The casino operator said in a regulatory filing on Monday that the share buy-back will take place “on or after March 20” after securing the required regulatory approvals for the program. UBS Securities Australia Ltd will act as broker on the company’s behalf.
According to Crown Resorts, the buy-back program of the 5.89 percent of its issued capital is expected to last 12 months.
On February 23, Crown Resorts announced the share buy-back amid a plunge in revenues linked to the arrests of 18 employees by Chinese authorities.
The casino operator is restructuring its operations to focus its interest mainly on Australia after the arrests of its staffers, including three Australian nationals, in China. Chinese authorities have been keeping a close watch on casino operators attracting high rollers from the mainland to gamble overseas.
The arrest of Crown’s local sales and marketing team was part of “Operation Chain Break” launched by China’s powerful Public Security Bureau. A year before the arrests were made, Chinese authorities issued a stern warning to casino operators to stop marketing to gamblers.
Adding pressure to the casino operator is the lackluster data of its VIP gambling operations in Australia.
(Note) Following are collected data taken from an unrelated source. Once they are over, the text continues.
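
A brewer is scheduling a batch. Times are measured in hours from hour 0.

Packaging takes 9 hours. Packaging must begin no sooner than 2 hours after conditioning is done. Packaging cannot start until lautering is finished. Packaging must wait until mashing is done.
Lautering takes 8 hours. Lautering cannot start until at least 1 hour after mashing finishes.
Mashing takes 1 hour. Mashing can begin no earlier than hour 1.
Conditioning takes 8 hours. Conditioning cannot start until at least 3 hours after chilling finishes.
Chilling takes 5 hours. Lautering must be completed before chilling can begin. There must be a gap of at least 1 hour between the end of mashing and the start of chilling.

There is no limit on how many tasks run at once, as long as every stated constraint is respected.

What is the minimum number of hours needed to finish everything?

Mashing waits on its own release at hour 1, so it starts at hour 1 and finishes at 1 + 1 = hour 2.
Lautering waits on mashing (finishes hour 2, plus 1-hour gap → hour 3), so it starts at hour 3 and finishes at 3 + 8 = hour 11.
Chilling needs all of lautering (finishes hour 11); mashing (finishes hour 2, plus 1-hour gap → hour 3). That puts its earliest start at hour 11; it finishes at 11 + 5 = hour 16.
After chilling (finishes hour 16, plus 3-hour gap → hour 19), conditioning can start at hour 19 and finishes at hour 27.
Packaging has to wait for conditioning (finishes hour 27, plus 2-hour gap → hour 29); lautering (finishes hour 11); mashing (finishes hour 2). The latest of these is hour 29, so packaging runs hour 29 to 29 + 9 = hour 38.
All tasks are finished once the last one completes. Finish times: Mashing at 2, Lautering at 11, Chilling at 16, Conditioning at 27, Packaging at 38. The latest is hour 38.

38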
Data showed that VIP gambling operations fell by 45.3 percent year-on-year in the six months ending December 31.
Crown Resorts, which is owned by Australian billionaire James Packer, had toyed with a proposed IPO of a 49 percent interest in a real estate investment trust for its Australian hotels and casinos.
The plan was, however, shelved after it was able to raise funds to pay down debt through the recent sale of its stake in Melco Crown Entertainment, a Macau-based casino joint venture.
International credit debt watcher Standard & Poor affirmed Crown Resorts’ long-term corporate credit and issuer ratings as ‘BBB’ with a ‘stable’ outlook on February 27.